Dhar: Security personnel deployed outside the Bhojshala complex after the Madhya Pradesh High Court declared the Bhojshala site a temple and quashed the ASI circular allowing Muslims to offer namaz there, in Dhar, Madhya Pradesh, Friday, May 15, 2026. (PTI Photo)

Bhojshala dispute: Petitioners to move SC against HC decision

Ashar Warsi, the Muslim side's lawyer, said the Muslim side hoped that the Supreme Court would consider its arguments and restore the permission to offer namaz at the site.

by · The Siasat Daily

Indore: The Muslim petitioners on Friday, May 15, said that they will challenge the Madhya Pradesh High Court’s decision declaring the disputed Bhojshala structure in Dhar district to be a Saraswati temple.

Ashar Warsi, the Muslim side’s lawyer, told PTI, “We are not satisfied with the High Court’s decision. We will challenge it before the Supreme Court as soon as possible.”

The scientific survey of the Bhojshala complex conducted by the Archaeological Survey of India and its report, on which the HC relied, were “flawed”, he claimed.

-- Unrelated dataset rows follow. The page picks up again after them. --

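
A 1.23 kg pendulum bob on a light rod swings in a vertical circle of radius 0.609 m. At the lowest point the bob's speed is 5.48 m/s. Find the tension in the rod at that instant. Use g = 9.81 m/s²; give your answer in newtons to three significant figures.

72.7 N

At the lowest point, T points up (toward the centre) and the weight mg points down (away from the centre), so the net inward force is T − mg = mv²/r.
T = m(v²/r + g) = 1.23 × ((5.48)²/0.609 + 9.81) = 1.23 × (49.31 + 9.81) = 1.23 × 59.12 = 72.72 N.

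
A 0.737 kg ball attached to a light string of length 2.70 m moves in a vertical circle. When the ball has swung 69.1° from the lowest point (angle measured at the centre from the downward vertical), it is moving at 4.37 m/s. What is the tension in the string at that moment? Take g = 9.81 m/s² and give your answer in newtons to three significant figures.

Take the radial direction toward the centre of the circle as positive. The component of the weight along the string toward the centre is −mg cos φ (φ measured from the bottom), so Newton's second law along the string gives T − mg cos φ = m v²/r.
cos 69.1° = 0.3567, so T = m(v²/r + g cos φ) = 0.737 × ((4.37)²/2.70 + 9.81 × 0.3567) = 0.737 × (7.073 + (3.500)) = 0.737 × 10.57 = 7.792 N.

7.79 N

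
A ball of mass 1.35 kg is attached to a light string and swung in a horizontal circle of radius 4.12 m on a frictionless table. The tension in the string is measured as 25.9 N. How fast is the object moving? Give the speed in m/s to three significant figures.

T = m v²/r ⇒ v = √(T r / m) = √(25.9 × 4.12 / 1.35) = √79.04 = 8.891 m/s.

8.89 m/s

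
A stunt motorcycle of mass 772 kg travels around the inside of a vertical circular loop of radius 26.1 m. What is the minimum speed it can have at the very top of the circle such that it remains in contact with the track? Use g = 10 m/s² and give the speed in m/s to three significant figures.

At the top, both weight mg and N point toward the centre: N + mg = mv²/r.
At minimum speed N → 0, so mg = mv_min²/r ⇒ v_min = √(g r) = √(10.0 × 26.1) = 16.16 m/s.

16.2 m/s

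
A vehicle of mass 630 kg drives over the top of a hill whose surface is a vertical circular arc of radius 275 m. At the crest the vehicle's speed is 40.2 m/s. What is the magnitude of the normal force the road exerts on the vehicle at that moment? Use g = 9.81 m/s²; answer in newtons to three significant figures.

At the crest the centripetal acceleration points downward (toward the centre of the arc), so mg − N = mv²/r.
N = m(g − v²/r) = 630 × (9.81 − (40.2)²/275) = 630 × (9.81 − 5.877) = 630 × 3.933 = 2478 N.

2480 N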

Jitendra Singh ‘Vishen’, one of the Hindu petitioners, earlier in the day filed a caveat in the Supreme Court through advocate Barun Kumar Sinha, requesting the court that no orders be passed without hearing it on any appeal against the High Court order.

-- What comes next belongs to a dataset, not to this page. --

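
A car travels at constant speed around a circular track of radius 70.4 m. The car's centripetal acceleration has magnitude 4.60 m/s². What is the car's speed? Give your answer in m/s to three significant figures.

a_c = v²/r ⇒ v = √(a_c · r) = √(4.60 × 70.4) = √323.8 = 18.00 m/s.

18.0 m/s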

Advocate Warsi, meanwhile, said that the case, which involved disputed facts, should not have been dealt with under Article 226 of the Constitution, and instead referred to a civil court. Under Article 226, a person can move a High Court or the Supreme Court directly against the violation of legal or fundamental rights by filing a writ petition.

Warsi said his clients had already filed a lawsuit in a civil court in Dhar.

In its ruling on Friday, the Indore bench of the Madhya Pradesh High Court held that the Bhojshala-Kamal Maula Mosque complex is a temple dedicated to Goddess Saraswati. It also quashed the April 7, 2003 order of the ASI, which allowed Muslims to offer prayers on the premises every Friday.

Warsi said the Muslim side hoped that the Supreme Court would consider its arguments and restore the permission to offer namaz at the site.